The Supreme Court faced this issue: Did the FCC’s rule of right to reply, which was part of the fairness doctrine, violate the First Amendment of the Constitution?
When it came to a holding, the Supreme Court ruled this way. The Court said the FCC could regulate the press, when it comes to the limited spectrum airwaves. Therefore, a licensee must give a right of reply in regards to the fairness doctrine.
Supreme Court Justice White gave the majority opinion. He said: “Without government control, the medium would be of little use because of the cacophony of competing voices, none of which could be clearly and predictably heard.” The government was worried about voices not being heard if the fair doctrine was to be overruled.
Furthermore, Justice White, in giving the majority’s opinion, echoed the famous Supreme Court Justice Oliver Wendal Holmes, who was famous for his marketplace of ideas speech.
“It is the right of the viewers and listeners, not the right of the broadcasters, which is paramount. … It is the purpose of the First Amendment to preserve an uninhibited market-place of ideas in which truth will ultimately prevail, rather than to countenance monopolization of that market.”
In the 1960s, the fairness doctrine was big. It was a time when DNC monitors would use the fairness doctrine to litigate and make responses on the airwaves. They did this after President Kennedy was attacked by coservatives on the radio. Anyways, both Democrats and Republicans used the fairness doctrine in the 60s to get a right of reply on the radio waves.
That being said, starting in the 1970s, the fairness doctrine started to become impractical. Basically, the right of reply would not work on cable news, since it would take up all the time. Essentially, there were too much cable news channels to give everyone a chance to give their side to a story.

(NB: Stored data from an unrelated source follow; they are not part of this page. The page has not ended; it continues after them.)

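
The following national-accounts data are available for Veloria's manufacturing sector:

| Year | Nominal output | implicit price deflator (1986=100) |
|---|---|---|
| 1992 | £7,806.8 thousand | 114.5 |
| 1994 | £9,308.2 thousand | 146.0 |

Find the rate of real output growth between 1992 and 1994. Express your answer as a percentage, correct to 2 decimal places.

Deflate each year: 1992 → 7806.8/1.145 = 6818.17; 1994 → 9308.2/1.460 = 6375.48.
So real output changed by 6375.48/6818.17 − 1 = -0.0649, i.e. -6.49%.

-6.49%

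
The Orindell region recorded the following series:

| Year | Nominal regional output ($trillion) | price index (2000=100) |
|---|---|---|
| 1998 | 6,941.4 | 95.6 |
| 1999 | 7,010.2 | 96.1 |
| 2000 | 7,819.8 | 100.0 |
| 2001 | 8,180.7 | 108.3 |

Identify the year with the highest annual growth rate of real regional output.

1999: real = 7010.2/0.961 = 7294.69; growth vs 1998 (7260.88) = 0.47%.
2000: real = 7819.8/1.000 = 7819.80; growth vs 1999 (7294.69) = 7.20%.
2001: real = 8180.7/1.083 = 7553.74; growth vs 2000 (7819.80) = -3.40%.

2000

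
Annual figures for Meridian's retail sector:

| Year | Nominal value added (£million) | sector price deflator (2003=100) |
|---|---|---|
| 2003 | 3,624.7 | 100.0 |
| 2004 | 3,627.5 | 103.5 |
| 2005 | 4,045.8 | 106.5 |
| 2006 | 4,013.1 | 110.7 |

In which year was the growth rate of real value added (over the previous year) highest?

2004: real = 3627.5/1.035 = 3504.83; growth vs 2003 (3624.70) = -3.31%.
2005: real = 4045.8/1.065 = 3798.87; growth vs 2004 (3504.83) = 8.39%.
2006: real = 4013.1/1.107 = 3625.20; growth vs 2005 (3798.87) = -4.57%.

2005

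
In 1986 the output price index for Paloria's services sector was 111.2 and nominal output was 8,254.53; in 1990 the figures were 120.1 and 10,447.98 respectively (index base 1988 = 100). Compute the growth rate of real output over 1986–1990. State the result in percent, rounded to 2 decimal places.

Real output 1986 = 8254.53 / 1.112 = 7423.14.
Real output 1990 = 10447.98 / 1.201 = 8699.40.
Real growth = 8699.40 / 7423.14 − 1 = 0.1719.

17.19%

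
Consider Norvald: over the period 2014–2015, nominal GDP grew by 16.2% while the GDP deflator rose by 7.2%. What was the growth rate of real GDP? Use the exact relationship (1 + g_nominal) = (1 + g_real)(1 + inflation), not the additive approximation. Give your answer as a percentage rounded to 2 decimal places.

(1 + g_nom) = (1 + g_real)(1 + π), so g_real = 1.1620 / 1.0720 − 1 = 0.08396.

8.40%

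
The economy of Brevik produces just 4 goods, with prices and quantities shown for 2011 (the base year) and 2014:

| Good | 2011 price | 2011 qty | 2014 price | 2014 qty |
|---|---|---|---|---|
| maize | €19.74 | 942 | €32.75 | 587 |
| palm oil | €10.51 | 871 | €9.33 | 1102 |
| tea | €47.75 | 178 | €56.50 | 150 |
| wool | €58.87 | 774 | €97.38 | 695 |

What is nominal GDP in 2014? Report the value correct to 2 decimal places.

€105660.01

Nominal GDP 2014 = Σ (p_2014 × q_2014) = 32.75·587 + 9.33·1102 + 56.50·150 + 97.38·695 = 105660.01.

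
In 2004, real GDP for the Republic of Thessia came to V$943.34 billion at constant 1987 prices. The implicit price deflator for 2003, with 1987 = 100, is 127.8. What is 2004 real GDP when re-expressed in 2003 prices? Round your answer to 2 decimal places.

Real GDP in 2003 prices = Real GDP in 1987 prices × (P_2003/P_1987) = 943.34 × 1.278 = 1205.59.

V$1,205.59 billion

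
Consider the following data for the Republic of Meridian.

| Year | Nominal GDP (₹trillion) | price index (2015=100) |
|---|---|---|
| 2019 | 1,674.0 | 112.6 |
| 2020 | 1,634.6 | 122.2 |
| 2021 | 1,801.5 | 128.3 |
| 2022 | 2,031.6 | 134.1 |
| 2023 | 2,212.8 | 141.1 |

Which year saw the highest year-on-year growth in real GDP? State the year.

2020: real = 1634.6/1.222 = 1337.64; growth vs 2019 (1486.68) = -10.03%.
2021: real = 1801.5/1.283 = 1404.13; growth vs 2020 (1337.64) = 4.97%.
2022: real = 2031.6/1.341 = 1514.99; growth vs 2021 (1404.13) = 7.90%.
2023: real = 2212.8/1.411 = 1568.25; growth vs 2022 (1514.99) = 3.52%.

2022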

In 1987, the direction of the Court would turn when it repealed the fairness doctrine. This repeal would lead to a surge of conservative talk shows like Rush Limbaugh, Alex Jones, Glen Beck, and others. The repeal of the fairness doctine was one of President Reagan’s greatest achievements.
Nevertheless, today, the fairness doctrine still exists, in a small way, on broadcast news. When there is a presidential election, candidates are given equal broadcast time on major networks. President Trump got campaign time on SNL at a late night time. Therefore, the fairness doctrine hasn’t totally been abandoned on broadcast news.

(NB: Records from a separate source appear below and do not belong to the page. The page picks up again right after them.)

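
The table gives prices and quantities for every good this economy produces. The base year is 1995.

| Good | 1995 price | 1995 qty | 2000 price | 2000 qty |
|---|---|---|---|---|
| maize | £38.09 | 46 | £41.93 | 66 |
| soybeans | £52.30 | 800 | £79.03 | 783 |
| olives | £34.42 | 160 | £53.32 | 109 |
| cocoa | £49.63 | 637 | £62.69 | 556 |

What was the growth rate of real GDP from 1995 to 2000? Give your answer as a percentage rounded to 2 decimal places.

-7.31%

Real GDP 1995 = Nominal GDP 1995 = 38.09·46 + 52.30·800 + 34.42·160 + 49.63·637 = 80713.65.
Real GDP 2000 (at 1995 prices) = 38.09·66 + 52.30·783 + 34.42·109 + 49.63·556 = 74810.90.
Real growth = 74810.90/80713.65 − 1 = -0.0731.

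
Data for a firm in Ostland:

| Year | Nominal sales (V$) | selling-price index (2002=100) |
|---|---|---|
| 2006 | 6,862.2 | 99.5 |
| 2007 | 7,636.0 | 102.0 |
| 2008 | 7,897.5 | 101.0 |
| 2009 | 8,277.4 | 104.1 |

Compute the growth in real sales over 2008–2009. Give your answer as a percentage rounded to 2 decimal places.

1.69%

Real sales 2008 = 7897.5/1.010 = 7819.31.
Real sales 2009 = 8277.4/1.041 = 7951.39.
Change = 7951.39/7819.31 − 1 = 0.0169.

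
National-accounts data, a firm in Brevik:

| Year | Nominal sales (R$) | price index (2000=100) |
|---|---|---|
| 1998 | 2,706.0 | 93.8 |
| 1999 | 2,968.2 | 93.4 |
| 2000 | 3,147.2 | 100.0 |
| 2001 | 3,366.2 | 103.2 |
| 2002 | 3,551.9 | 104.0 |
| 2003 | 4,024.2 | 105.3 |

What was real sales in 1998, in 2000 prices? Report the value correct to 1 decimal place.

Real sales 1998 = 2706.0 / 0.938 = 2884.86.

R$2,884.9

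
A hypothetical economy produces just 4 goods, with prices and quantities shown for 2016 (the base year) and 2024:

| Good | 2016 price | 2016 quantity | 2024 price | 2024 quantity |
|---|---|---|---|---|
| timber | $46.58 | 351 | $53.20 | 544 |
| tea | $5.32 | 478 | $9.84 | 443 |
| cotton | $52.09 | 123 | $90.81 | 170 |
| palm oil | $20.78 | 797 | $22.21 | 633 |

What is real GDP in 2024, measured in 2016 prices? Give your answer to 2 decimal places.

Real GDP 2024 = Σ (p_2016 × q_2024) = 46.58·544 + 5.32·443 + 52.09·170 + 20.78·633 = 49705.32.

$49705.32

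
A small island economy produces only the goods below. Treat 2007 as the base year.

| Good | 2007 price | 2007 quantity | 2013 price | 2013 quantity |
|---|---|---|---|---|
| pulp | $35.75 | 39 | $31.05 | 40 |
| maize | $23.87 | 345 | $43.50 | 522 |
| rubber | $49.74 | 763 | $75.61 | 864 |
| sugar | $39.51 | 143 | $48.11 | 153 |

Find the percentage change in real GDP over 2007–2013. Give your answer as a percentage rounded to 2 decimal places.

Real GDP 2007 = Nominal GDP 2007 = 35.75·39 + 23.87·345 + 49.74·763 + 39.51·143 = 53230.95.
Real GDP 2013 (at 2007 prices) = 35.75·40 + 23.87·522 + 49.74·864 + 39.51·153 = 62910.53.
Real growth = 62910.53/53230.95 − 1 = 0.1818.

18.18%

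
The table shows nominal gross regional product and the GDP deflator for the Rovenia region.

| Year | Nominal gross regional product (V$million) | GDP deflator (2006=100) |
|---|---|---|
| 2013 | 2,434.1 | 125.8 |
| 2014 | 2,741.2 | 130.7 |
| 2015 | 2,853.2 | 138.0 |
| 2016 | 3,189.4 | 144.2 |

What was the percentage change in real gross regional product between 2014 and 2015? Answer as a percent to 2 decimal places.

Real gross regional product 2014 = 2741.2/1.307 = 2097.32.
Real gross regional product 2015 = 2853.2/1.380 = 2067.54.
Change = 2067.54/2097.32 − 1 = -0.0142.

-1.42%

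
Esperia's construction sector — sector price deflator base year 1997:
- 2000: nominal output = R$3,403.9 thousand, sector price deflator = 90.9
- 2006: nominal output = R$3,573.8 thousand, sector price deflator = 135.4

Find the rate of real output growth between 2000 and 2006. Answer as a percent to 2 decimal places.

-29.51%

Deflate each year: 2000 → 3403.9/0.909 = 3744.66; 2006 → 3573.8/1.354 = 2639.44.
So real output changed by 2639.44/3744.66 − 1 = -0.2951, i.e. -29.51%.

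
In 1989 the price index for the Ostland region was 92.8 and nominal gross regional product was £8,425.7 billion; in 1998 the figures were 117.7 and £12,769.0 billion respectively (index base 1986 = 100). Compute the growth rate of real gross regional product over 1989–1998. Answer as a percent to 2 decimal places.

Real gross regional product 1989 = 8425.7 / 0.928 = 9079.42.
Real gross regional product 1998 = 12769.0 / 1.177 = 10848.77.
Real growth = 10848.77 / 9079.42 − 1 = 0.1949.

19.49%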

Furthermore, the ACLU continues to support the fairness doctrine. Ocassionally, they submit briefs to the Supreme Court in support of the fairness doctrine. They argue for a diversity of views in response to corporations squeezing out minority views and voices in the media.
It should be said that the government can always pass a law to censor speech. The Necessary and Proper Clause of the Constitution states: “The Congress shall have Power … To make all Laws which shall be necessary and proper for carrying into Execution the foregoing Powers, and all other Powers vested by this Constitution in the Government of the United States, or in any Department or Officer thereof. ” When it comes to Congress’ Article 1, Section 8 powers of the Constitution, Congress can always pass a law to execute it’s forgoing powers, even if that law is to censor or regulate free speech in the interest of national security.
In conclusion, the Supreme Court said we must be fair in Red lion v. FCC. The government said everyone gets a right of reply on the airwaves, because everyone has a First Amendment right. However, in time, Red lion would not be good law and would be overruled.